Françoise Combes souligne également l'importance des modèles féminins dans les sciences. « Il est prouvé que les vocations féminines sont encouragées par l’exemple. La médaille que je viens de recevoir me donne la responsabilité de jouer un de ces « role model » dont vous parlez, et qui sont nécessaires. Il est certain qu’il faudrait plus d’exemples de carrières et de réussites féminines, pour encourager les jeunes femmes à s’engager dans la recherche et persévérer. »
Elle note cependant que les mentalités évoluent lentement. « Oui, au fur et à mesure des années, la communauté y est devenue nettement plus sensible. Que ce soit dans les concours, dans les comités, dans les réunions et colloques en France ou à l’étranger, il devient nécessaire pour tous de prendre en compte l’équilibre entre hommes et femmes. Par exemple, les choses avancent à l’Académie des sciences, où le nombre de femmes n’a jamais été aussi grand, ou de même au Collège de France. Même au niveau de la médaille d’or du CNRS, il y a du progrès ; en 60 ans, depuis 1954, il n’y avait eu que 2 femmes. »
Elle se dit préoccupée par le recrutement et le statut actuel des chercheurs, qui pénalisent plus encore les femmes. « Au début de ma carrière, il y avait en astrophysique 30% de femmes en poste permanent.
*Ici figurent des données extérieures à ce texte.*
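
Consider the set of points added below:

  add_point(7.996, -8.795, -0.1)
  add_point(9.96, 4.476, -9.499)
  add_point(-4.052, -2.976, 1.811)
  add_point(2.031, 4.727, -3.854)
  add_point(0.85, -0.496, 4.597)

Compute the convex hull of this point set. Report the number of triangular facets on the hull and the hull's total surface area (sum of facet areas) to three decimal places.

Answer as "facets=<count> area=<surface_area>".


Points on the hull: [0, 1, 2, 3, 4] (5 of 5).

Facet areas (half cross-product norm):
  f1: (p0, p1, p2) → 109.2537
  f2: (p4, p0, p2) → 36.6943
  f3: (p4, p0, p1) → 94.0772
  f4: (p3, p1, p2) → 38.8834
  f5: (p3, p4, p2) → 30.7192
  f6: (p3, p4, p1) → 39.9363
Σ area = 349.564

Euler: V−E+F = 5−9+6 = 2.

facets=6 area=349.564


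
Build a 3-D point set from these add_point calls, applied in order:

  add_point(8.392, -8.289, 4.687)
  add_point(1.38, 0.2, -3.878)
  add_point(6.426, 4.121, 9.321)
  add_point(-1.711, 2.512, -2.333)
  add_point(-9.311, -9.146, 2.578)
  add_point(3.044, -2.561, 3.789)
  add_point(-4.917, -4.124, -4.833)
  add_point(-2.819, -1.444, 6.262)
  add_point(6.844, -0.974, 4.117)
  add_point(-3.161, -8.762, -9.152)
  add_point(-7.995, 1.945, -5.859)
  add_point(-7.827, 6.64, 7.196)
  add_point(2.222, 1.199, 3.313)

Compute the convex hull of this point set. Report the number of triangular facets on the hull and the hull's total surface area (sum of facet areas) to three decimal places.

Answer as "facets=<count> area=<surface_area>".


Hull vertices (10/13): indices [0, 1, 2, 3, 4, 7, 8, 9, 10, 11].

Per-facet area ½‖(b−a)×(c−a)‖:
  f1: (p9, p0, p4) → 110.4495
  f2: (p1, p9, p0) → 79.1411
  f3: (p10, p11, p4) → 92.6952
  f4: (p10, p9, p4) → 74.1711
  f5: (p10, p1, p9) → 52.0005
  f6: (p7, p11, p4) → 48.4813
  f7: (p7, p2, p11) → 53.5801
  f8: (p7, p0, p4) → 70.5884
  f9: (p7, p2, p0) → 67.6910
  f10: (p8, p1, p0) → 34.9422
  f11: (p8, p2, p0) → 21.0403
  f12: (p8, p2, p1) → 31.4326
  f13: (p3, p2, p11) → 79.2241
  f14: (p3, p10, p11) → 43.5371
  f15: (p3, p2, p1) → 29.6874
  f16: (p3, p10, p1) → 13.6262
Σ area = 902.288

Check V−E+F: 10 − 24 + 16 = 2.

facets=16 area=902.288


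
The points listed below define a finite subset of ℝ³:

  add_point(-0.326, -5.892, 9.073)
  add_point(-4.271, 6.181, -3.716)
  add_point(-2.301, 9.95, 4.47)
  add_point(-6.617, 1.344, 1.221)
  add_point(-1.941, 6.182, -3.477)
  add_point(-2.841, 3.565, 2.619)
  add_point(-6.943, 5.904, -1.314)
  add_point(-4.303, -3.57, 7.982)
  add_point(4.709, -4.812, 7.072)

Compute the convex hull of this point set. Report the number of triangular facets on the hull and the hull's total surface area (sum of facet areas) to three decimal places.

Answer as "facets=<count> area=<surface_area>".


facets=12 area=361.599

Extreme-point indices: [0, 1, 2, 3, 4, 6, 7, 8] — 8 of 9 on the boundary.

Triangle areas on the boundary:
  f1: (p0, p2, p8) → 45.1596
  f2: (p4, p2, p8) → 70.3790
  f3: (p7, p2, p6) → 55.4630
  f4: (p7, p0, p2) → 30.4836
  f5: (p3, p0, p8) → 33.9905
  f6: (p3, p7, p0) → 15.0105
  f7: (p3, p7, p6) → 10.3813
  f8: (p1, p4, p8) → 17.2628
  f9: (p1, p3, p8) → 49.1089
  f10: (p1, p3, p6) → 8.8438
  f11: (p1, p2, p6) → 15.2209
  f12: (p1, p4, p2) → 10.2949
Σ area = 361.599

Check V−E+F: 8 − 18 + 12 = 2.


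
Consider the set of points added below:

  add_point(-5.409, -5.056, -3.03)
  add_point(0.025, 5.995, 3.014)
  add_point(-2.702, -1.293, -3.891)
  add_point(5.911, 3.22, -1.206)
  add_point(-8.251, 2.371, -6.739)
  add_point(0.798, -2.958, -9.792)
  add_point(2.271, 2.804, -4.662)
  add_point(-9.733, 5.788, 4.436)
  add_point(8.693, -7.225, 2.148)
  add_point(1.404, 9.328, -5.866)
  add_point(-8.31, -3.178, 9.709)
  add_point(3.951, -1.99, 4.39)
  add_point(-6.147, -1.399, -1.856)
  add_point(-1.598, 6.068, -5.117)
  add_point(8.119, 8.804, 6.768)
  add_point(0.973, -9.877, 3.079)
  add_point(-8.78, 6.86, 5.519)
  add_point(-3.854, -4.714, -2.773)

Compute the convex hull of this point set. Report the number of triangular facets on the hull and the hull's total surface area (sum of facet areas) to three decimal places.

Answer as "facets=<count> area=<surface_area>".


facets=18 area=1083.587

Extreme-point indices: [0, 3, 4, 5, 7, 8, 9, 10, 14, 15, 16] — 11 of 18 on the boundary.

Area of each hull facet:
  f1: (p10, p14, p8) → 149.1906
  f2: (p3, p14, p8) → 55.0355
  f3: (p3, p14, p9) → 43.9775
  f4: (p3, p5, p8) → 65.6072
  f5: (p3, p5, p9) → 50.7683
  f6: (p4, p10, p7) → 60.4313
  f7: (p4, p9, p7) → 69.6175
  f8: (p4, p5, p9) → 60.7469
  f9: (p15, p5, p8) → 58.2568
  f10: (p15, p10, p8) → 45.2883
  f11: (p16, p10, p7) → 9.3483
  f12: (p16, p10, p14) → 92.7961
  f13: (p16, p9, p7) → 13.9051
  f14: (p16, p14, p9) → 103.9085
  f15: (p0, p4, p5) → 39.6729
  f16: (p0, p15, p5) → 47.0116
  f17: (p0, p4, p10) → 56.5386
  f18: (p0, p15, p10) → 61.4858
Σ area = 1083.587

Euler characteristic 11−27+18 = 2 ✓


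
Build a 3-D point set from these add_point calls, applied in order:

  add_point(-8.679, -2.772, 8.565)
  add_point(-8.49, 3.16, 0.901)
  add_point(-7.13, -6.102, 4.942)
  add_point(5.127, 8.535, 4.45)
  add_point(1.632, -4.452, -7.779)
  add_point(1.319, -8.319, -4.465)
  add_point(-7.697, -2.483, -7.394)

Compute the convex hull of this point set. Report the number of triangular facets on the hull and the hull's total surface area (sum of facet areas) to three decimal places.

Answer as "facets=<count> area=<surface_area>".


facets=10 area=605.535

Extreme-point indices: [0, 1, 2, 3, 4, 5, 6] — 7 of 7 on the boundary.

Per-facet area ½‖(b−a)×(c−a)‖:
  f1: (p4, p5, p3) → 46.0598
  f2: (p1, p3, p0) → 72.9177
  f3: (p2, p3, p0) → 47.2342
  f4: (p2, p5, p3) → 116.5832
  f5: (p6, p4, p3) → 86.7203
  f6: (p6, p1, p3) → 71.7338
  f7: (p6, p4, p5) → 24.2841
  f8: (p6, p2, p5) → 64.4831
  f9: (p6, p1, p0) → 46.3718
  f10: (p6, p2, p0) → 29.1474
Σ area = 605.535

Euler: V−E+F = 7−15+10 = 2.


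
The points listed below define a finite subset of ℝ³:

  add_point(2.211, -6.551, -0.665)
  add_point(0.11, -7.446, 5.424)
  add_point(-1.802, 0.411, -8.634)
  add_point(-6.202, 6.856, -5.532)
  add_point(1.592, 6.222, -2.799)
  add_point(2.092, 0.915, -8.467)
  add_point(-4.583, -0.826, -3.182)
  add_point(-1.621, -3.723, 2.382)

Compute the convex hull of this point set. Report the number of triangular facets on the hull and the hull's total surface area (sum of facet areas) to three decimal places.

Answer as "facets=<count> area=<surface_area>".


facets=10 area=327.338

7 of the 8 inputs are extreme points: [0, 1, 2, 3, 4, 5, 6].

Area of each hull facet:
  f1: (p4, p1, p3) → 65.6230
  f2: (p4, p1, p0) → 40.5395
  f3: (p6, p1, p3) → 28.3107
  f4: (p6, p2, p3) → 23.9847
  f5: (p6, p1, p0) → 29.8664
  f6: (p6, p2, p0) → 28.8135
  f7: (p5, p2, p0) → 21.1974
  f8: (p5, p4, p0) → 41.9524
  f9: (p5, p2, p3) → 15.0874
  f10: (p5, p4, p3) → 31.9626
Σ area = 327.338

Check V−E+F: 7 − 15 + 10 = 2.


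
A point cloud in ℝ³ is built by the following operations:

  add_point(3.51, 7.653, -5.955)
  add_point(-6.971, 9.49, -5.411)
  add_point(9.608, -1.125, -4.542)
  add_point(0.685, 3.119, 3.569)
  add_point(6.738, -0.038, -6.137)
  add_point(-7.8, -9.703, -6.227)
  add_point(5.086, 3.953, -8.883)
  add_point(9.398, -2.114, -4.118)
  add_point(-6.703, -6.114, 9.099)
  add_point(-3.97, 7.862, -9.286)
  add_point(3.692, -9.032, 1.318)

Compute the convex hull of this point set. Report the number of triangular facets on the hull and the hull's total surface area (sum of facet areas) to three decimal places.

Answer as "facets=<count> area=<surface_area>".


facets=16 area=920.731

Hull vertices (10/11): indices [0, 1, 2, 3, 5, 6, 7, 8, 9, 10].

Per-facet area ½‖(b−a)×(c−a)‖:
  f1: (p8, p1, p5) → 146.0114
  f2: (p10, p8, p5) → 86.7417
  f3: (p3, p8, p1) → 83.5941
  f4: (p3, p10, p8) → 73.4077
  f5: (p9, p1, p5) → 47.0170
  f6: (p9, p6, p5) → 88.2738
  f7: (p0, p3, p1) → 56.6495
  f8: (p0, p9, p1) → 20.5657
  f9: (p0, p9, p6) → 20.3247
  f10: (p0, p6, p2) → 18.9482
  f11: (p0, p3, p2) → 56.0407
  f12: (p7, p3, p2) → 6.9854
  f13: (p7, p3, p10) → 60.8265
  f14: (p7, p10, p5) → 70.6751
  f15: (p7, p6, p5) → 81.3804
  f16: (p7, p6, p2) → 3.2886
Σ area = 920.731

Euler: V−E+F = 10−24+16 = 2.


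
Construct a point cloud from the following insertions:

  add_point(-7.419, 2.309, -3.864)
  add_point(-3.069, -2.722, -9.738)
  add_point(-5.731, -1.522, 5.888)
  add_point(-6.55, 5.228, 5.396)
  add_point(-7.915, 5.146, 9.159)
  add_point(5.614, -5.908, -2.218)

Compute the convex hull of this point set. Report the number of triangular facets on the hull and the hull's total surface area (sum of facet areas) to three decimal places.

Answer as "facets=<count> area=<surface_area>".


facets=8 area=375.625

Extreme-point indices: [0, 1, 2, 3, 4, 5] — 6 of 6 on the boundary.

Triangle areas on the boundary:
  f1: (p3, p5, p4) → 28.8221
  f2: (p3, p1, p5) → 99.8178
  f3: (p2, p5, p4) → 39.7435
  f4: (p2, p1, p5) → 83.2231
  f5: (p0, p3, p4) → 10.0791
  f6: (p0, p3, p1) → 28.3636
  f7: (p0, p2, p4) → 41.0573
  f8: (p0, p2, p1) → 44.5184
Σ area = 375.625

Euler: V−E+F = 6−12+8 = 2.


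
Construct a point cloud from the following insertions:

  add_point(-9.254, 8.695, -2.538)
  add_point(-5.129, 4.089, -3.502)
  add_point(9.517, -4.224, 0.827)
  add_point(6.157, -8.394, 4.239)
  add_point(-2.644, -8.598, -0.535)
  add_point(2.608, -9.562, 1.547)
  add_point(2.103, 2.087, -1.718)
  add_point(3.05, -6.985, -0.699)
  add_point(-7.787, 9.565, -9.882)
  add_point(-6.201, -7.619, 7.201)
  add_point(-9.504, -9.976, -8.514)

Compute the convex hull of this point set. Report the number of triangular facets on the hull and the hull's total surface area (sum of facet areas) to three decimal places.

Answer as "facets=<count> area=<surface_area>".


facets=12 area=881.932

8 of the 11 inputs are extreme points: [0, 2, 3, 5, 6, 8, 9, 10].

Per-facet area ½‖(b−a)×(c−a)‖:
  f1: (p8, p2, p10) → 205.5057
  f2: (p5, p2, p10) → 56.6902
  f3: (p5, p9, p10) → 80.1842
  f4: (p0, p8, p10) → 72.6386
  f5: (p0, p9, p10) → 143.1832
  f6: (p0, p9, p2) → 162.7691
  f7: (p3, p9, p2) → 32.3781
  f8: (p3, p5, p2) → 14.1168
  f9: (p3, p5, p9) → 23.5259
  f10: (p6, p8, p2) → 24.2616
  f11: (p6, p0, p2) → 17.1097
  f12: (p6, p0, p8) → 49.5685
Σ area = 881.932

Euler characteristic 8−18+12 = 2 ✓


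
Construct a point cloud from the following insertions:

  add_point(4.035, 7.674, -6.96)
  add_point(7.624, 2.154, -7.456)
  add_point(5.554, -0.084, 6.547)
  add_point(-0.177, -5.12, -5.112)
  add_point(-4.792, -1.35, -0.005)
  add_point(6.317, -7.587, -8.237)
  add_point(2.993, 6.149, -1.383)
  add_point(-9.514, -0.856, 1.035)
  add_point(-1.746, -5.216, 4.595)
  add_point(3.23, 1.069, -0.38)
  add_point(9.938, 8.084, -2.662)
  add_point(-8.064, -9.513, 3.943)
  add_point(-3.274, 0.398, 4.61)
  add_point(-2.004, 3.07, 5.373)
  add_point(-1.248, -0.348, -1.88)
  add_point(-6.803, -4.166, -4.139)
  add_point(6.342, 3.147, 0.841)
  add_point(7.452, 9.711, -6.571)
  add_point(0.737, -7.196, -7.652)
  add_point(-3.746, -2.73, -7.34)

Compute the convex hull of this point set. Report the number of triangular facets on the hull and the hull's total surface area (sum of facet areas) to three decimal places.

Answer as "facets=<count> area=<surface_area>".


12 of the 20 inputs are extreme points: [0, 1, 2, 5, 7, 10, 11, 13, 15, 17, 18, 19].

Per-facet area ½‖(b−a)×(c−a)‖:
  f1: (p2, p5, p10) → 101.1353
  f2: (p11, p2, p5) → 130.0630
  f3: (p13, p2, p10) → 54.0262
  f4: (p13, p11, p7) → 43.7017
  f5: (p13, p11, p2) → 57.9454
  f6: (p19, p0, p7) → 66.2753
  f7: (p19, p0, p5) → 71.5464
  f8: (p17, p13, p10) → 37.0908
  f9: (p17, p0, p7) → 19.0315
  f10: (p17, p13, p7) → 75.7970
  f11: (p15, p11, p7) → 29.7761
  f12: (p15, p19, p7) → 11.9603
  f13: (p1, p0, p5) → 21.1596
  f14: (p1, p17, p0) → 13.1895
  f15: (p1, p5, p10) → 22.4068
  f16: (p1, p17, p10) → 18.1006
  f17: (p18, p19, p5) → 11.6588
  f18: (p18, p15, p19) → 14.1461
  f19: (p18, p11, p5) → 31.0203
  f20: (p18, p15, p11) → 41.8742
Σ area = 871.905

Euler: V−E+F = 12−30+20 = 2.

facets=20 area=871.905


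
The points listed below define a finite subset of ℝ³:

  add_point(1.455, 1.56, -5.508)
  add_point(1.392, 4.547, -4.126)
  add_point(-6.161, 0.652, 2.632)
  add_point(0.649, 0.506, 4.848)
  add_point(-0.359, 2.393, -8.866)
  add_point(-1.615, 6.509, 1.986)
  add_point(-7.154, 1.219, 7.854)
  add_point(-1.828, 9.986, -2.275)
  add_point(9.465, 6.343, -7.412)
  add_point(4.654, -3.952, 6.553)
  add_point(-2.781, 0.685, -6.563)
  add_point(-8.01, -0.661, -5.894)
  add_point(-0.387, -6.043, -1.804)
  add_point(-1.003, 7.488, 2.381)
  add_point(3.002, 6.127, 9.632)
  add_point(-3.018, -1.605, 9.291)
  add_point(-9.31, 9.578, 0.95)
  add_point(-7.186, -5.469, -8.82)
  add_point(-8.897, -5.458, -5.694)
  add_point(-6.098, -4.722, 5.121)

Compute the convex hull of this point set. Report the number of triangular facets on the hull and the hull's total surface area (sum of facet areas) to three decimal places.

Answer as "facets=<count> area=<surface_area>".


facets=22 area=1006.192

Points on the hull: [4, 6, 7, 8, 9, 11, 12, 14, 15, 16, 17, 18, 19] (13 of 20).

Triangle areas on the boundary:
  f1: (p17, p12, p8) → 81.5189
  f2: (p7, p14, p16) → 54.6892
  f3: (p7, p14, p8) → 86.6586
  f4: (p4, p17, p8) → 26.3135
  f5: (p4, p7, p8) → 52.8254
  f6: (p4, p11, p17) → 24.9080
  f7: (p4, p7, p16) → 38.7993
  f8: (p4, p11, p16) → 54.2262
  f9: (p9, p19, p12) → 42.3866
  f10: (p9, p12, p8) → 82.5572
  f11: (p9, p14, p8) → 92.3277
  f12: (p18, p17, p12) → 16.6615
  f13: (p18, p19, p12) → 41.0238
  f14: (p18, p11, p17) → 8.6366
  f15: (p18, p11, p16) → 19.2673
  f16: (p15, p9, p14) → 39.2888
  f17: (p15, p9, p19) → 25.5226
  f18: (p6, p18, p16) → 81.4326
  f19: (p6, p18, p19) → 33.6917
  f20: (p6, p15, p19) → 14.9561
  f21: (p6, p14, p16) → 63.0187
  f22: (p6, p15, p14) → 25.4816
Σ area = 1006.192

Check V−E+F: 13 − 33 + 22 = 2.


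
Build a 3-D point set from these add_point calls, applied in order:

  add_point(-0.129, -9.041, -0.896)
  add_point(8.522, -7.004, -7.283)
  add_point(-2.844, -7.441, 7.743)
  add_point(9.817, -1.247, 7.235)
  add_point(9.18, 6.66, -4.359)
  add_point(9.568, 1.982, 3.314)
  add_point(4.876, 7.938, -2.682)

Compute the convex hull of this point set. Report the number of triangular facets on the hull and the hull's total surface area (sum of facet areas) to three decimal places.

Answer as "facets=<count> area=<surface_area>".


facets=10 area=570.189

Extreme-point indices: [0, 1, 2, 3, 4, 5, 6] — 7 of 7 on the boundary.

Per-facet area ½‖(b−a)×(c−a)‖:
  f1: (p6, p3, p2) → 101.4911
  f2: (p1, p3, p2) → 108.2337
  f3: (p4, p1, p3) → 91.0818
  f4: (p4, p1, p6) → 32.0678
  f5: (p0, p6, p2) → 81.7972
  f6: (p0, p1, p2) → 33.3289
  f7: (p0, p1, p6) → 86.5180
  f8: (p5, p6, p3) → 11.0509
  f9: (p5, p4, p3) → 3.2230
  f10: (p5, p4, p6) → 21.3965
Σ area = 570.189

Check V−E+F: 7 − 15 + 10 = 2.


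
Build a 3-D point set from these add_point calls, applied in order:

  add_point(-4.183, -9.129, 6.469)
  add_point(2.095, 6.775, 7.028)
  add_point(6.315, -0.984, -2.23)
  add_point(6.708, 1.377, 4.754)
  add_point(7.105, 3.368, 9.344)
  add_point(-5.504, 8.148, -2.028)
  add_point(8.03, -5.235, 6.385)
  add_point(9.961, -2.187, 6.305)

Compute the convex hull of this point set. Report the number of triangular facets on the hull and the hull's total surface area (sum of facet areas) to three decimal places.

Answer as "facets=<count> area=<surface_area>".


facets=10 area=563.896

Points on the hull: [0, 1, 2, 4, 5, 6, 7] (7 of 8).

Per-facet area ½‖(b−a)×(c−a)‖:
  f1: (p2, p0, p5) → 115.7897
  f2: (p1, p0, p5) → 100.6184
  f3: (p1, p2, p5) → 73.3124
  f4: (p6, p2, p7) → 16.8346
  f5: (p6, p2, p0) → 62.5211
  f6: (p4, p1, p0) → 54.4363
  f7: (p4, p6, p0) → 57.5751
  f8: (p4, p6, p7) → 11.2209
  f9: (p4, p2, p7) → 32.2021
  f10: (p4, p1, p2) → 39.3857
Σ area = 563.896

Euler characteristic 7−15+10 = 2 ✓


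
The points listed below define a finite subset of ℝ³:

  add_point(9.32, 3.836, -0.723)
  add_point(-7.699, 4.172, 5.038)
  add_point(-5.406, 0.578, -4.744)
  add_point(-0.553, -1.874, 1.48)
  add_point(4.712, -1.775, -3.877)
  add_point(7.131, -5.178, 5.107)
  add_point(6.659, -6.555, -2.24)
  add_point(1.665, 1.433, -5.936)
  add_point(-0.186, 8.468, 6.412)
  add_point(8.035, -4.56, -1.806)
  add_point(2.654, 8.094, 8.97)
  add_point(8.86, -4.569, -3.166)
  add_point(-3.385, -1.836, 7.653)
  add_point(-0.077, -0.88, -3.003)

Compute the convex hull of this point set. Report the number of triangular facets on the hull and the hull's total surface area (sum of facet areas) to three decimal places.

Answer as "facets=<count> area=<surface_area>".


facets=16 area=669.632

Hull vertices (10/14): indices [0, 1, 2, 5, 6, 7, 8, 10, 11, 12].

Facet areas (half cross-product norm):
  f1: (p2, p7, p6) → 34.5000
  f2: (p11, p7, p0) → 37.7632
  f3: (p11, p7, p6) → 15.1578
  f4: (p11, p5, p0) → 36.4409
  f5: (p11, p5, p6) → 11.5319
  f6: (p10, p5, p0) → 66.5525
  f7: (p12, p10, p1) → 43.3303
  f8: (p12, p10, p5) → 64.8398
  f9: (p12, p2, p1) → 41.7516
  f10: (p12, p5, p6) → 41.4043
  f11: (p12, p2, p6) → 83.4959
  f12: (p8, p7, p0) → 59.7914
  f13: (p8, p10, p0) → 23.9283
  f14: (p8, p2, p7) → 50.5876
  f15: (p8, p2, p1) → 46.3884
  f16: (p8, p10, p1) → 12.1678
Σ area = 669.632

Check V−E+F: 10 − 24 + 16 = 2.


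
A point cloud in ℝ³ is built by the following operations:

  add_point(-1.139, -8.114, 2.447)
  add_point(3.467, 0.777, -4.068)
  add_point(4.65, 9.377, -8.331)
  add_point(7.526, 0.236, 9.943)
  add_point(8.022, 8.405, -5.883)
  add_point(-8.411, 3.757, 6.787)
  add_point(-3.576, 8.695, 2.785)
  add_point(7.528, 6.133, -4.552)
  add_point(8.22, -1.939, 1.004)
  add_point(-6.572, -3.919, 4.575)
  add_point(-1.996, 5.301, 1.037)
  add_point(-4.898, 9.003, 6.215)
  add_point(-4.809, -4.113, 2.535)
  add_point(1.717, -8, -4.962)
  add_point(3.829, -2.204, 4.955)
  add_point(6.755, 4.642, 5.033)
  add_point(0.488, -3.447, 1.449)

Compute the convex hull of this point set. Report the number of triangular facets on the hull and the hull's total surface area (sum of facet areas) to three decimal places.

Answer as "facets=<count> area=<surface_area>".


Extreme-point indices: [0, 2, 3, 4, 5, 6, 8, 9, 11, 12, 13, 15] — 12 of 17 on the boundary.

Triangle areas on the boundary:
  f1: (p3, p0, p8) → 52.0645
  f2: (p13, p0, p8) → 40.6393
  f3: (p11, p3, p5) → 49.5752
  f4: (p4, p3, p8) → 53.9275
  f5: (p4, p13, p8) → 65.7494
  f6: (p4, p13, p2) → 37.6200
  f7: (p4, p11, p2) → 37.1854
  f8: (p9, p13, p0) → 24.0202
  f9: (p9, p3, p5) → 63.5087
  f10: (p9, p3, p0) → 50.9041
  f11: (p9, p2, p5) → 84.7615
  f12: (p6, p2, p5) → 33.7175
  f13: (p6, p11, p5) → 11.4233
  f14: (p6, p11, p2) → 7.5465
  f15: (p15, p11, p3) → 39.9675
  f16: (p15, p4, p3) → 17.0553
  f17: (p15, p4, p11) → 72.3698
  f18: (p12, p13, p2) → 95.0407
  f19: (p12, p9, p2) → 19.5837
  f20: (p12, p9, p13) → 4.2763
Σ area = 860.937

Euler: V−E+F = 12−30+20 = 2.

facets=20 area=860.937


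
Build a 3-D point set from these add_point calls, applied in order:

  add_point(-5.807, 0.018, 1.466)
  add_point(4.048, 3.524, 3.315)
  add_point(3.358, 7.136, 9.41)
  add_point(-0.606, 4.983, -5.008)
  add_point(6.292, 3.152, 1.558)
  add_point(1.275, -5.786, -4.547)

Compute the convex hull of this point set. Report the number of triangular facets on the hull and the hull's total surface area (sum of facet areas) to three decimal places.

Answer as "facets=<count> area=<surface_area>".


facets=6 area=326.454

Extreme-point indices: [0, 2, 3, 4, 5] — 5 of 6 on the boundary.

Facet areas (half cross-product norm):
  f1: (p3, p5, p0) → 47.5122
  f2: (p3, p5, p4) → 49.9590
  f3: (p2, p5, p0) → 76.0716
  f4: (p2, p5, p4) → 43.3662
  f5: (p2, p3, p0) → 66.1758
  f6: (p2, p3, p4) → 43.3694
Σ area = 326.454

Euler: V−E+F = 5−9+6 = 2.


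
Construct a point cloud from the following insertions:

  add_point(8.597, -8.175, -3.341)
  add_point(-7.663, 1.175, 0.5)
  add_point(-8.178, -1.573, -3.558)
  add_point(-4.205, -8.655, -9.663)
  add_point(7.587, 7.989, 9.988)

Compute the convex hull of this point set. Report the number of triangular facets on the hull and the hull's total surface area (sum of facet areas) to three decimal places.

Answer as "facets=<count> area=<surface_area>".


facets=6 area=571.597

Hull vertices (5/5): indices [0, 1, 2, 3, 4].

Triangle areas on the boundary:
  f1: (p3, p4, p2) → 107.6116
  f2: (p3, p4, p0) → 144.5118
  f3: (p1, p4, p2) → 34.3718
  f4: (p1, p4, p0) → 168.3890
  f5: (p1, p3, p2) → 13.4762
  f6: (p1, p3, p0) → 103.2364
Σ area = 571.597

Euler characteristic 5−9+6 = 2 ✓


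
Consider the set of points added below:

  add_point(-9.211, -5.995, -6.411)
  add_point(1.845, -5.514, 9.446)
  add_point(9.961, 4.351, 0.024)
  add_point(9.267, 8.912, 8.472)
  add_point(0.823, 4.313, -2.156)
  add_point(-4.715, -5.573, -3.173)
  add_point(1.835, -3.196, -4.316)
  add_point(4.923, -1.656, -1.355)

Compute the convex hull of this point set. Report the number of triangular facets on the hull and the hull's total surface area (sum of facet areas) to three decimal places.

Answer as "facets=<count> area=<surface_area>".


facets=12 area=576.849

Hull vertices (8/8): indices [0, 1, 2, 3, 4, 5, 6, 7].

Triangle areas on the boundary:
  f1: (p3, p1, p0) → 152.7715
  f2: (p3, p1, p2) → 73.6990
  f3: (p4, p3, p0) → 60.7655
  f4: (p4, p3, p2) → 44.7975
  f5: (p6, p4, p0) → 45.0734
  f6: (p6, p4, p2) → 36.9474
  f7: (p5, p1, p0) → 17.9752
  f8: (p5, p6, p0) → 14.3516
  f9: (p5, p6, p1) → 48.1209
  f10: (p7, p1, p2) → 45.7444
  f11: (p7, p6, p2) → 10.9018
  f12: (p7, p6, p1) → 25.7009
Σ area = 576.849

Euler: V−E+F = 8−18+12 = 2.


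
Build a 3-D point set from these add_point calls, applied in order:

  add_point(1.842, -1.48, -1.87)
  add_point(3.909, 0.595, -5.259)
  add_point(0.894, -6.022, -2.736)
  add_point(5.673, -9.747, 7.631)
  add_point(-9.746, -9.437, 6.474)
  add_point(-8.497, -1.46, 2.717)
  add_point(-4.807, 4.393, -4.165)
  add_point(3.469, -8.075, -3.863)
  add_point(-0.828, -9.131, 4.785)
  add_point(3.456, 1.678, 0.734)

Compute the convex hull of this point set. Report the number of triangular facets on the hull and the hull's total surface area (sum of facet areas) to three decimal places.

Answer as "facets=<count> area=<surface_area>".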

Aujourd’hui ce pourcentage diminue, car après le doctorat, il faut attendre en moyenne 6 à 8 ans de post-docs avant de décrocher un statut stable. »
Optimisme et Persévérance
Malgré les défis, Françoise Combes reste optimiste et encourage les jeunes femmes à persévérer dans les sciences. « Si l’on est passionné pas sa recherche, que l’on y trouve beaucoup de satisfactions, il faut persévérer. Ne jamais se décourager. Notre métier est fait de recherches, mais aussi d’enseignement et de diffusion de la recherche. » Elle rappelle qu'elle a elle-même mis quatorze ans avant d'obtenir un poste permanent, ce qui témoigne de sa détermination et de sa passion pour la recherche.